In terms of aesthetics, subject matter, format, length, and the presence or absence of rudimentary narrative, experimental film and video art are basically the same. Most anything goes. One of McCormick's best early films, for example, is a nostalgic ode to a beauty queen perched atop a block of ice, delivered in the computerized voice of a man in a polar bear suit (Sincerely, Joe P. Bear). Another is a comedic shot-on-location documentary about huge rodents invading Louisiana (American Nutria). More recently, McCormick has taken a subtler approach, using vérité understatement to hype the humble tugboat (Towlines).
But there are differences between experimental film and video art, and most have to do with the way the pieces are displayed and marketed. Video art is seen in galleries and museums; it plays in a loop rather than over a discrete stretch of time. The videos are produced in very small editions, like prints, and if you want to own one, you have to shell out. Experimental films, meanwhile, are screened in theaters or on DVD, and an inexpensive copy can often be found for every prospective buyer.
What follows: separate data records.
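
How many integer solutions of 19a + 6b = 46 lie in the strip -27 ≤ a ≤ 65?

16

gcd(19, 6):
  19 = 3×6 + 1
  6 = 6×1
so gcd(19, 6) = 1.
Back-substitute for Bézout coefficients:
  1 = 19 - 3×6
  ... = 19×(1) + 6×(-3)
Scale by 46: particular solution (46, -138); reduce a mod 6: (4, -5).
General solution: a = 4 + 6t, b = -5 - 19t for integer t.
-27 ≤ 4 + 6t ≤ 65 gives t ∈ [-5, 10], which is 16 values.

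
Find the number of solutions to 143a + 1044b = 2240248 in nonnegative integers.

gcd(1044, 143) = 1  (1044 = 7·143 + 43, 143 = 3·43 + 14, 43 = 3·14 + 1, 14 = 14·1).
Back-substituting, 143·(-73) + 1044·(10) = 1.
Scale by 2240248: one solution is (-163538104, 22402480). Reduce a mod 1044: (320, 2102).
General: a = 320 + 1044t, b = 2102 - 143t.
a ≥ 0 ⇒ t ≥ 0; b ≥ 0 ⇒ t ≤ 14. So t ∈ [0, 14]: 15 solutions.

15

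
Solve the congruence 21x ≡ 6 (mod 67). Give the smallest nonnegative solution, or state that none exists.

29

gcd(67, 21):
  67 = 3·21 + 4
  21 = 5·4 + 1
  4 = 4·1
so gcd(67, 21) = 1.
1 divides 6, so solutions exist.
Back-substitute for Bézout coefficients:
  1 = 21 - 5·4
  ... = 21·(16) + 67·(-5)
So 21·(16) ≡ 1 (mod 67); multiply by 6: x ≡ 96 (mod 67).
Smallest nonnegative: x = 96 mod 67 = 29.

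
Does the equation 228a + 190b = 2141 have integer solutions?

gcd(228, 190):
  228 = 1×190 + 38
  190 = 5×38
so gcd(228, 190) = 38.
38 does not divide 2141 (remainder 13), so no integer solutions.

no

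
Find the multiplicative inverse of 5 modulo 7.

gcd(7, 5) = 1  (7 = 1*5 + 2, 5 = 2*2 + 1, 2 = 2*1).
Back-substituting, 5*(3) + 7*(-2) = 1.
So 5*3 ≡ 1 (mod 7), and 3 mod 7 = 3.

3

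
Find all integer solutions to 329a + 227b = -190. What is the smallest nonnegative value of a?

56

gcd(329, 227):
  329 = 1·227 + 102
  227 = 2·102 + 23
  102 = 4·23 + 10
  23 = 2·10 + 3
  10 = 3·3 + 1
  3 = 3·1
so gcd(329, 227) = 1.
1 divides -190, so solutions exist.
Back-substitute for Bézout coefficients:
  1 = 10 - 3·3
  ... = 329·(69) + 227·(-100)
Scale by -190/1 = -190: (a₀, b₀) = (-13110, 19000).
General solution: a = -13110 + 227t, b = 19000 - 329t for integer t.
a ≥ 0: smallest is -13110 mod 227 = 56 (at t = 58), with b = -82.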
It's hard to say whether there are any real justifications for this distinction. Perhaps the act of putting the video on a gallery wall does the trick. (The would-be collectors of The Subconscious Art of Graffiti Removal might beg to differ.) Remember, though, that the artist's act of selection from his or her environment—that slightly musty justification for Duchamp's readymades or the impulse behind Yoko Ono's Sky TV, an early precursor of video art—occurs whenever a documentary filmmaker aims a camera. Moreover, a great deal of experimental film includes found components. You can see this influence in filmmakers active in the '90s, especially—McCormick scored his own trove of 16 mm film as a Portland-area ABC affiliate emptied its film archive and transitioned to video.
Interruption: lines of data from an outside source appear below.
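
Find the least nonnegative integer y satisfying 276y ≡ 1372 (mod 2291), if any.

337

gcd(2291, 276):
  2291 = 8×276 + 83
  276 = 3×83 + 27
  83 = 3×27 + 2
  27 = 13×2 + 1
  2 = 2×1
so gcd(2291, 276) = 1.
1 divides 1372, so solutions exist.
Back-substitute for Bézout coefficients:
  1 = 27 - 13×2
  ... = 276×(1104) + 2291×(-133)
So 276×(1104) ≡ 1 (mod 2291); multiply by 1372: y ≡ 1514688 (mod 2291).
Smallest nonnegative: y = 1514688 mod 2291 = 337.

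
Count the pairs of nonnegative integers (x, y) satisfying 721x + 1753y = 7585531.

gcd(1753, 721) = 1  (1753 = 2·721 + 311, 721 = 2·311 + 99, 311 = 3·99 + 14, 99 = 7·14 + 1, 14 = 14·1).
Back-substituting, 721·(124) + 1753·(-51) = 1.
Scale by 7585531: one solution is (940605844, -386862081). Reduce x mod 1753: (387, 4168).
General: x = 387 + 1753t, y = 4168 - 721t.
x ≥ 0 ⇒ t ≥ 0; y ≥ 0 ⇒ t ≤ 5. So t ∈ [0, 5]: 6 solutions.

6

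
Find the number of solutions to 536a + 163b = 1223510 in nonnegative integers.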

The question of the artificial or willed aura hangs over every piece of video art. I don't think that's necessarily a bad thing. It's a blast of outside air into the rarefied atmosphere of the gallery, if nothing else. McCormick, for his part, doesn't seem inclined to settle the matter. The footage in the installation opening at the Lee Center for the Arts, Future So Bright, has been seen before in Seattle in April, where it was screened as a live event in a crumbling building with McCormick accompanying the projection loudly on guitar.
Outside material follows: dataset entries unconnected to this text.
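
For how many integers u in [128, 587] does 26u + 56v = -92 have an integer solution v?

17

gcd(56, 26) = 2  (56 = 2×26 + 4, 26 = 6×4 + 2, 4 = 2×2).
Back-substituting, 26×(13) + 56×(-6) = 2.
Scale by -46: particular solution (-598, 276); reduce u mod 28: (18, -10).
General solution: u = 18 + 28t, v = -10 - 13t for integer t.
128 ≤ 18 + 28t ≤ 587 gives t ∈ [4, 20], which is 17 values.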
I don't doubt that the prolonged, meditative shots of sun-stripped houses and gutted businesses, the detritus of civilization that dots the Western landscape like optimism drying on a vast timeline in Future So Bright, will take on a different tone when they're seen on a loop in a gallery. Perhaps they will be lulling, or perhaps they will be uncanny, but the difference will be felt.
McCormick's newest film, It Was a Crushing Defeat, is another telling example of the disciplinary flexibility of his output. It's listed in his website both as a work-in-progress "film/video installation" and as a "film." The project was ultimately funded by Northwest Film Forum's Signature Shorts program, which makes luxurious 35 mm prints and ships them off to be shown before features in theaters across Western Washington, so you may run across it there. Seen on film, It Was a Crushing Defeat is a stubborn little thing, dim and hard to interpret. But who's to say its night-vision horse and glowing orb might reveal something new if watched over and over on a loop? I wouldn't know. I saw it only once in a theater.